I'm writing 4 POV in past tense as it's a novel about the friendship of four very different women. It's a struggle and was thinking I had too many POVs. I'm going back to check each needs their voice to be heard for the story to work but at least I know there isn't really a fixed limit.
No reason at all you can't have all four POVs, Kate. Lots of possibilities eg they might all have equal weight or you might decide that one character dominates more than the other three. All options are open.
Writing dual POV novel - both present tense. I learnt I may get some traction from giving a couple of minor characters their own POVs to amplify the story. Need to think about that. As far as reading goes, I hardly ever notice POV or even psychic distance. Must pay more attention to mechanics tho I read very fast.
Thanks Debbie. I've managed to see structural things plus character development in the books I read but as I've just finished a structural edit 0f the novel I am about to restart at Ch 1 so this is an ideal time to check out how writers use POV & PD. I read a mix of literary, book group and crime fiction so there's a lot to compare.
Hi Maggie, I can't stop seeing all the POVs! I find there's never much PD going on. I tend to read commercial fiction, and it really bugs me. It's a joy when the author takes us deeper into the character's head and we get to learn how they think. I am a slow reader though, I like to savour the words. Good luck!

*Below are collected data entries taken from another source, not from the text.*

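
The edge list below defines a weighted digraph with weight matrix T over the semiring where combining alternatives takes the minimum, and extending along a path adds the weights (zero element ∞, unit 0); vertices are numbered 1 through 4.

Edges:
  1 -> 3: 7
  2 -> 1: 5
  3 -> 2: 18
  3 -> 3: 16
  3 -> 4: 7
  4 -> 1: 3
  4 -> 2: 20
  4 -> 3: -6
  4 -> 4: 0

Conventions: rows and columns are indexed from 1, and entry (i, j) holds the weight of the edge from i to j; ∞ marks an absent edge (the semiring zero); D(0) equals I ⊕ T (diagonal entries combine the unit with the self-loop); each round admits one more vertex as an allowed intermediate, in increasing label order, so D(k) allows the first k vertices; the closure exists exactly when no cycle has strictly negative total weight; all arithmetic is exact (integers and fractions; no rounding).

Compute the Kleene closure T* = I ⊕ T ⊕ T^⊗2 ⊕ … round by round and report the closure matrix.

D(0):
  [0, ∞, 7, ∞]
  [5, 0, ∞, ∞]
  [∞, 18, 0, 7]
  [3, 20, -6, 0]
D(1):
  [0, ∞, 7, ∞]
  [5, 0, 12, ∞]
  [∞, 18, 0, 7]
  [3, 20, -6, 0]
D(2):
  [0, ∞, 7, ∞]
  [5, 0, 12, ∞]
  [23, 18, 0, 7]
  [3, 20, -6, 0]
D(3):
  [0, 25, 7, 14]
  [5, 0, 12, 19]
  [23, 18, 0, 7]
  [3, 12, -6, 0]
D(4):
  [0, 25, 7, 14]
  [5, 0, 12, 19]
  [10, 18, 0, 7]
  [3, 12, -6, 0]
Answer: T* = [[0, 25, 7, 14], [5, 0, 12, 19], [10, 18, 0, 7], [3, 12, -6, 0]]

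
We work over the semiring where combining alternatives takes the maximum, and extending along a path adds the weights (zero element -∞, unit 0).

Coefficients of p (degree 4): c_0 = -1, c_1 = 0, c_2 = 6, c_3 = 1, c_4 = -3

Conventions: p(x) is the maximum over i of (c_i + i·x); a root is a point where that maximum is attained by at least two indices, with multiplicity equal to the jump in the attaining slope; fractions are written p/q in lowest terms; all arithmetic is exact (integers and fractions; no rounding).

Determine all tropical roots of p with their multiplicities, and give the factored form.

hull edge (i=0, c=-1) to (i=2, c=6): slope 7/2, span 2
hull edge (i=2, c=6) to (i=4, c=-3): slope -9/2, span 2
Factored form: p(x) = -3 ⊗ (x ⊕ (-7/2)) ⊗ (x ⊕ (-7/2)) ⊗ (x ⊕ 9/2) ⊗ (x ⊕ 9/2)
Answer: roots = -7/2 (mult 2), 9/2 (mult 2)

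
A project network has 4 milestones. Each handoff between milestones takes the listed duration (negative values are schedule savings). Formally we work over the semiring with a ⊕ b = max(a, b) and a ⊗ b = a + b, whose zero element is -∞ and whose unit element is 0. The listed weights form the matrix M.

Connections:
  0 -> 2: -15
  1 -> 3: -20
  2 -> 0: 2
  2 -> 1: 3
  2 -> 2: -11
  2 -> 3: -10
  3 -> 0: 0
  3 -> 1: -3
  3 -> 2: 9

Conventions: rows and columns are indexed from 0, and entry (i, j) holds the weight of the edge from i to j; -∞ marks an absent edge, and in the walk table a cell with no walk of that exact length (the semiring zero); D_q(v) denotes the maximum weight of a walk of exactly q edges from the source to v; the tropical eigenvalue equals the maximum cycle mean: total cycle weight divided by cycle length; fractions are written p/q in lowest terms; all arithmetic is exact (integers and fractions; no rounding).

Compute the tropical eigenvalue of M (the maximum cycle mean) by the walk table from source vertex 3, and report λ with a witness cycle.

q=0: [-∞, -∞, -∞, 0]
q=1: [0, -3, 9, -∞]
q=2: [11, 12, -2, -1]
q=3: [0, 1, 8, -8]
q=4: [10, 11, 1, -2]
Optimal cycle mean attained by: cycle 2->3->2, total (-10) + 9, length 2.
Answer: λ = -1/2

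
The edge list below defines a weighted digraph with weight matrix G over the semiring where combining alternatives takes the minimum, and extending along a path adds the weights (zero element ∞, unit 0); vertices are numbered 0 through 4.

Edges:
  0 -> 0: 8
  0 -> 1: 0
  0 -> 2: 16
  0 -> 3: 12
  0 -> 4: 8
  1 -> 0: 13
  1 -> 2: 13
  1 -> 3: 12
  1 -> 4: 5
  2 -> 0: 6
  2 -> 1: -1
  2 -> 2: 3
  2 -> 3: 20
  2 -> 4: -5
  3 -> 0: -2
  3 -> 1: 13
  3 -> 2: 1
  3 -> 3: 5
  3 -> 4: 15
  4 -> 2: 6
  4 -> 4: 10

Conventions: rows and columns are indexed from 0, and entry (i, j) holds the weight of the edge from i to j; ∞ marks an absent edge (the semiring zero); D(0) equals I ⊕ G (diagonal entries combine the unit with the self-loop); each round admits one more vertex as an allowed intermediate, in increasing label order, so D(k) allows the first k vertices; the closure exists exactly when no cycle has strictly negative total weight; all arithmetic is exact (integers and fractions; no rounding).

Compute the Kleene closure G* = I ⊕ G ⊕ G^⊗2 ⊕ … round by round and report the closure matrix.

D(0):
  [0, 0, 16, 12, 8]
  [13, 0, 13, 12, 5]
  [6, -1, 0, 20, -5]
  [-2, 13, 1, 0, 15]
  [∞, ∞, 6, ∞, 0]
D(1):
  [0, 0, 16, 12, 8]
  [13, 0, 13, 12, 5]
  [6, -1, 0, 18, -5]
  [-2, -2, 1, 0, 6]
  [∞, ∞, 6, ∞, 0]
D(2):
  [0, 0, 13, 12, 5]
  [13, 0, 13, 12, 5]
  [6, -1, 0, 11, -5]
  [-2, -2, 1, 0, 3]
  [∞, ∞, 6, ∞, 0]
D(3):
  [0, 0, 13, 12, 5]
  [13, 0, 13, 12, 5]
  [6, -1, 0, 11, -5]
  [-2, -2, 1, 0, -4]
  [12, 5, 6, 17, 0]
D(4):
  [0, 0, 13, 12, 5]
  [10, 0, 13, 12, 5]
  [6, -1, 0, 11, -5]
  [-2, -2, 1, 0, -4]
  [12, 5, 6, 17, 0]
D(5):
  [0, 0, 11, 12, 5]
  [10, 0, 11, 12, 5]
  [6, -1, 0, 11, -5]
  [-2, -2, 1, 0, -4]
  [12, 5, 6, 17, 0]
Answer: G* = [[0, 0, 11, 12, 5], [10, 0, 11, 12, 5], [6, -1, 0, 11, -5], [-2, -2, 1, 0, -4], [12, 5, 6, 17, 0]]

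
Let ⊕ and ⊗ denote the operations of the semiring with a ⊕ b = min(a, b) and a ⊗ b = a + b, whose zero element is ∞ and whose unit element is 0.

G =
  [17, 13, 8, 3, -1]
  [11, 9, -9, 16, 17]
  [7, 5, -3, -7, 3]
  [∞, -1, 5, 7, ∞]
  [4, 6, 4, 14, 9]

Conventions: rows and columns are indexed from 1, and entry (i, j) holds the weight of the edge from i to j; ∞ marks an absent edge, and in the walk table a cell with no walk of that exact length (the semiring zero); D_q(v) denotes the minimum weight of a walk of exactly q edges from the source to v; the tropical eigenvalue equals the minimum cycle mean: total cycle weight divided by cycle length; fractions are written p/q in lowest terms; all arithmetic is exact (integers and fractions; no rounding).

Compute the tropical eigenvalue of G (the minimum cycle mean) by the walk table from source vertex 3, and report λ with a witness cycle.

q=0: [∞, ∞, 0, ∞, ∞]
q=1: [7, 5, -3, -7, 3]
q=2: [4, -8, -6, -10, 0]
q=3: [1, -11, -17, -13, -3]
q=4: [-10, -14, -20, -24, -14]
q=5: [-13, -25, -23, -27, -17]
Optimal cycle mean attained by: cycle 2->3->4->2, total (-9) + (-7) + (-1), length 3.
Answer: λ = -17/3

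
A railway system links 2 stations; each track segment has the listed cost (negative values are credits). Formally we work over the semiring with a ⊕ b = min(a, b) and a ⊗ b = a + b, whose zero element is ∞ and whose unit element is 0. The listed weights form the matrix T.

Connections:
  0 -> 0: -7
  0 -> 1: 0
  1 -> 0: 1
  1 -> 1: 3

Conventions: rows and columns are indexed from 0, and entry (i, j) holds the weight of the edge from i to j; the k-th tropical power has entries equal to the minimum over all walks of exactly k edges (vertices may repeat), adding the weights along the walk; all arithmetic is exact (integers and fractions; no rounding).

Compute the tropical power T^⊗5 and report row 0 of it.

T^⊗2:
  [-14, -7]
  [-6, 1]
T^⊗3:
  [-21, -14]
  [-13, -6]
T^⊗4:
  [-28, -21]
  [-20, -13]
T^⊗5:
  [-35, -28]
  [-27, -20]
Answer: row 0 of T^⊗5 = [-35, -28]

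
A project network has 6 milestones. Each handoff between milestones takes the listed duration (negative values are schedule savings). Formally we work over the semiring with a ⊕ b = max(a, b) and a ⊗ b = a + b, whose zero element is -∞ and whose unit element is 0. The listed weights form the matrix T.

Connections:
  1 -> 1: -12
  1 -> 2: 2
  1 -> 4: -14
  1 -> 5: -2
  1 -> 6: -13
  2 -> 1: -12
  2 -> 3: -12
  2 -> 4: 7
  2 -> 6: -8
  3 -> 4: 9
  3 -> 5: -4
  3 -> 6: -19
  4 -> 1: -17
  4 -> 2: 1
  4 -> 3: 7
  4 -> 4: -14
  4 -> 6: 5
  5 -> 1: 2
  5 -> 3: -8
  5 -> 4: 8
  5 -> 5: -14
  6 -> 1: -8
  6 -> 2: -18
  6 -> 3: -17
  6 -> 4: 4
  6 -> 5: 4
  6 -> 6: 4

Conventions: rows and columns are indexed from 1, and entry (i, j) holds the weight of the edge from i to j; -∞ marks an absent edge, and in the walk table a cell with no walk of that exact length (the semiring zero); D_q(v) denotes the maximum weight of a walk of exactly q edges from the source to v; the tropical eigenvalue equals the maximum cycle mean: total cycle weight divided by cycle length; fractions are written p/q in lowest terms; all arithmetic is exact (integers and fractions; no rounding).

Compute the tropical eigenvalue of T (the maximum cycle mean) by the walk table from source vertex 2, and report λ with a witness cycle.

q=0: [-∞, 0, -∞, -∞, -∞, -∞]
q=1: [-12, -∞, -12, 7, -∞, -8]
q=2: [-10, 8, 14, -3, -4, 12]
q=3: [4, -2, 4, 23, 16, 16]
q=4: [18, 24, 30, 24, 20, 28]
q=5: [22, 25, 31, 39, 32, 32]
q=6: [34, 40, 46, 40, 36, 44]
Optimal cycle mean attained by: cycle 3->4->3, total 9 + 7, length 2.
Answer: λ = 8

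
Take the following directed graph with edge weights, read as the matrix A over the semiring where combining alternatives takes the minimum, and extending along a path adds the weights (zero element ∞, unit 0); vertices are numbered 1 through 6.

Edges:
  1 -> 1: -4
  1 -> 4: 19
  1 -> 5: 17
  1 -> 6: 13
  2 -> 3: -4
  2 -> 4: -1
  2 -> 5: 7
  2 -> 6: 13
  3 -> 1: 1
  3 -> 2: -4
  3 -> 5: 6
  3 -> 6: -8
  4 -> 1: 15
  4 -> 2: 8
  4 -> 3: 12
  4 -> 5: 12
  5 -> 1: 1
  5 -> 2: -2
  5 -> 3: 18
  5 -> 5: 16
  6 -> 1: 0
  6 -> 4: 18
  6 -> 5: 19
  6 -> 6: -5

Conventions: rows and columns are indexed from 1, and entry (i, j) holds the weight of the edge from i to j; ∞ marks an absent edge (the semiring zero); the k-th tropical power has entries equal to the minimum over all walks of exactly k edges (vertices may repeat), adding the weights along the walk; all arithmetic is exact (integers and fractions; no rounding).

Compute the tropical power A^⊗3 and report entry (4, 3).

A^⊗2:
  [-8, 15, 31, 15, 13, 8]
  [-3, -8, 11, 31, 2, -12]
  [-8, 4, -8, -5, 3, -13]
  [11, 8, 4, 7, 15, 4]
  [-3, 14, -6, -3, 5, 10]
  [-5, 17, 30, 13, 14, -10]
A^⊗3:
  [-12, 11, 11, 11, 9, 3]
  [-12, 0, -12, -9, -1, -17]
  [-13, -12, 0, 3, -2, -18]
  [4, 0, 4, 7, 10, -4]
  [-7, -10, 9, 13, 0, -14]
  [-10, 12, 13, 8, 9, -15]
Key observation: the optimum is the walk 4->3->2->3, with weight 12 + (-4) + (-4) = 4.
Optimal value attained by: walk 4->3->2->3.
Answer: (A^⊗3)[4][3] = 4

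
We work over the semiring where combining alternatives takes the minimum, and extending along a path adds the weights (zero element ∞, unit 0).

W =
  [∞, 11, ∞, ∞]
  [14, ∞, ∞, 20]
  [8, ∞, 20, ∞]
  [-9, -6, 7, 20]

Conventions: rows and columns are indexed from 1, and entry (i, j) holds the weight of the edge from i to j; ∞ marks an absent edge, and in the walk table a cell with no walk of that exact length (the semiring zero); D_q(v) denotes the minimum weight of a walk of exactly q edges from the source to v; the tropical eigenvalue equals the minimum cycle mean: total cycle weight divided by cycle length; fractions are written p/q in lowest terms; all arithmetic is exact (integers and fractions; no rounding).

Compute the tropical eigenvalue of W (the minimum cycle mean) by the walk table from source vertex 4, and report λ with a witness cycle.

q=0: [∞, ∞, ∞, 0]
q=1: [-9, -6, 7, 20]
q=2: [8, 2, 27, 14]
q=3: [5, 8, 21, 22]
q=4: [13, 16, 29, 28]
Optimal cycle mean attained by: cycle 2->4->2, total 20 + (-6), length 2.
Answer: λ = 7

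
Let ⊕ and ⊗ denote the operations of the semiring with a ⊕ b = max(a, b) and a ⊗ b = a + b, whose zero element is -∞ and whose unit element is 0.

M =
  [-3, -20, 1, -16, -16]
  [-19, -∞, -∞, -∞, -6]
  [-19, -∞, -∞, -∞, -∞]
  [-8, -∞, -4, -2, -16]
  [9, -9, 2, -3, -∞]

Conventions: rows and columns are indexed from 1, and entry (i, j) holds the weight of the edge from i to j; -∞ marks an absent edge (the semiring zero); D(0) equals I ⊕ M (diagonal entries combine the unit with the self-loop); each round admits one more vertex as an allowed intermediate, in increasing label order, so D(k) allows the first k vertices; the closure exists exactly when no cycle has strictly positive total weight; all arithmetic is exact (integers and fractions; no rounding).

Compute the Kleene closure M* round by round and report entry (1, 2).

D(0):
  [0, -20, 1, -16, -16]
  [-19, 0, -∞, -∞, -6]
  [-19, -∞, 0, -∞, -∞]
  [-8, -∞, -4, 0, -16]
  [9, -9, 2, -3, 0]
D(1):
  [0, -20, 1, -16, -16]
  [-19, 0, -18, -35, -6]
  [-19, -39, 0, -35, -35]
  [-8, -28, -4, 0, -16]
  [9, -9, 10, -3, 0]
D(2):
  [0, -20, 1, -16, -16]
  [-19, 0, -18, -35, -6]
  [-19, -39, 0, -35, -35]
  [-8, -28, -4, 0, -16]
  [9, -9, 10, -3, 0]
D(3):
  [0, -20, 1, -16, -16]
  [-19, 0, -18, -35, -6]
  [-19, -39, 0, -35, -35]
  [-8, -28, -4, 0, -16]
  [9, -9, 10, -3, 0]
D(4):
  [0, -20, 1, -16, -16]
  [-19, 0, -18, -35, -6]
  [-19, -39, 0, -35, -35]
  [-8, -28, -4, 0, -16]
  [9, -9, 10, -3, 0]
D(5):
  [0, -20, 1, -16, -16]
  [3, 0, 4, -9, -6]
  [-19, -39, 0, -35, -35]
  [-7, -25, -4, 0, -16]
  [9, -9, 10, -3, 0]
Answer: M*[1][2] = -20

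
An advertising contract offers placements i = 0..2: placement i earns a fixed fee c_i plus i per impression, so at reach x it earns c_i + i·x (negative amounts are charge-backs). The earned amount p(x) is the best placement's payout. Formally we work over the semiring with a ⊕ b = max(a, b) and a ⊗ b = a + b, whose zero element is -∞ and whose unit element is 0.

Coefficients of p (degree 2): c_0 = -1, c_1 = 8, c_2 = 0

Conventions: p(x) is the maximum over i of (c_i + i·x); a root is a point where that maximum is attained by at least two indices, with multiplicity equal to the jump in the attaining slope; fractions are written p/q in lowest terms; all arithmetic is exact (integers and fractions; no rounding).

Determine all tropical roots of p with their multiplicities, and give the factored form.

hull edge (i=0, c=-1) to (i=1, c=8): slope 9, span 1
hull edge (i=1, c=8) to (i=2, c=0): slope -8, span 1
Factored form: p(x) = 0 ⊗ (x ⊕ (-9)) ⊗ (x ⊕ 8)
Answer: roots = -9 (mult 1), 8 (mult 1)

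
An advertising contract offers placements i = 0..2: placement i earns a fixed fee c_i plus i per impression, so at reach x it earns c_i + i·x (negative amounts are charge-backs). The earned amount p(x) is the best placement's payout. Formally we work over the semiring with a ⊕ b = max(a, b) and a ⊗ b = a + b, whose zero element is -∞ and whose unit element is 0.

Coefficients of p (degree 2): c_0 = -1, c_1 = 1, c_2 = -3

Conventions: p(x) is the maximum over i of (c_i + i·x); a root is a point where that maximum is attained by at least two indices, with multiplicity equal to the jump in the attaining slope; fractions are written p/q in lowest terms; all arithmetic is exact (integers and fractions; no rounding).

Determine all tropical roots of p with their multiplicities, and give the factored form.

hull edge (i=0, c=-1) to (i=1, c=1): slope 2, span 1
hull edge (i=1, c=1) to (i=2, c=-3): slope -4, span 1
Factored form: p(x) = -3 ⊗ (x ⊕ (-2)) ⊗ (x ⊕ 4)
Answer: roots = -2 (mult 1), 4 (mult 1)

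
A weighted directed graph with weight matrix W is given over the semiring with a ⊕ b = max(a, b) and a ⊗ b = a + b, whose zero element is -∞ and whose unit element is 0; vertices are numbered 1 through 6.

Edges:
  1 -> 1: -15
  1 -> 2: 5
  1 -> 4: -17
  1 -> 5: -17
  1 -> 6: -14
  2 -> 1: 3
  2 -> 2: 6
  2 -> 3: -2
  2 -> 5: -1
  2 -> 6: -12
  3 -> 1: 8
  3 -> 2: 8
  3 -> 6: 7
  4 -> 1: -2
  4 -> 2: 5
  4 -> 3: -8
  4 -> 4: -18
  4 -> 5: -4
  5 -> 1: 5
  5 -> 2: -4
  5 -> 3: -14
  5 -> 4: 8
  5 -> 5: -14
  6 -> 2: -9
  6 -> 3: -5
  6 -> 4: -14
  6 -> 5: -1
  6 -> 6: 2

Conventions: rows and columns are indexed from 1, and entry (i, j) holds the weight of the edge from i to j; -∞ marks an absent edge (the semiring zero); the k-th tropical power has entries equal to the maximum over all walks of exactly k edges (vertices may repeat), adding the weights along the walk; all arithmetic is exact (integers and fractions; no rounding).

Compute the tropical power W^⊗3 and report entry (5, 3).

W^⊗2:
  [8, 11, 3, -9, 4, -7]
  [9, 12, 4, 7, 5, 5]
  [11, 14, 6, -7, 7, 9]
  [8, 11, 3, 4, 4, -1]
  [6, 13, 0, -6, 4, -7]
  [4, 3, -3, 7, 1, 4]
W^⊗3:
  [14, 17, 9, 12, 10, 10]
  [15, 18, 10, 13, 11, 11]
  [17, 20, 12, 15, 13, 13]
  [14, 17, 9, 12, 10, 10]
  [16, 19, 11, 12, 12, 7]
  [6, 12, 1, 9, 3, 6]
Key observation: the optimum is the walk 5->4->2->3, with weight 8 + 5 + (-2) = 11.
Optimal value attained by: walk 5->4->2->3.
Answer: (W^⊗3)[5][3] = 11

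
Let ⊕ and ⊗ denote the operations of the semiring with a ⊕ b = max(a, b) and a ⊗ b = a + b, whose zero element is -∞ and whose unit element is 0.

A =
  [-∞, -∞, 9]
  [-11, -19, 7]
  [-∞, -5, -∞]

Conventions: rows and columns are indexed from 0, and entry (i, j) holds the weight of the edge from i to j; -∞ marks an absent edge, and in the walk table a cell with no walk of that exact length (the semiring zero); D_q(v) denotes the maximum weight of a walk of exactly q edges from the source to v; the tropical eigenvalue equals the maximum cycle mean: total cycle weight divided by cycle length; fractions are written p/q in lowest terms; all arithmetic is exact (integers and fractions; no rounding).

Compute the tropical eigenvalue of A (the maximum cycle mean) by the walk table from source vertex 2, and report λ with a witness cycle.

q=0: [-∞, -∞, 0]
q=1: [-∞, -5, -∞]
q=2: [-16, -24, 2]
q=3: [-35, -3, -7]
Optimal cycle mean attained by: cycle 1->2->1, total 7 + (-5), length 2.
Answer: λ = 1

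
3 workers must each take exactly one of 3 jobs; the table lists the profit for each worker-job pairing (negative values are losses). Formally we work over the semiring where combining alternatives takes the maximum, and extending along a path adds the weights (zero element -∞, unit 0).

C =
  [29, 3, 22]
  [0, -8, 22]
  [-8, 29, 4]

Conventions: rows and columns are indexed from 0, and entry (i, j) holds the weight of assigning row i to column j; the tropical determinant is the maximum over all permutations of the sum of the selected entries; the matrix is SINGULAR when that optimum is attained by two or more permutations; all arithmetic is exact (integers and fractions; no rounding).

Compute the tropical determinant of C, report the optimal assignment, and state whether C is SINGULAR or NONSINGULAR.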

I'm writing a multiverse SF story in which the main character, Saffy, meets different versions of herself, her father, and her boyfriend. For plot purposes I switch POV between five different Saffies, separated by chapters; or sometimes extra line breaks to make a new section within a chapter (as when they are acting simultaneously in parallel worlds). But rarely are they iswapping POV n the same scene.
Only at the end, by which time the reader will have got used to things, does Saffy meet an alter ego whose parallel world only split off a day ago. I have written these two almost as one character, for example with two lines of dialogue running on without a para break, without even with a handle on exactly who says what.
It serves the plot, but it also fits thematically, and allows me to work up subtle differences between mostly identical characters.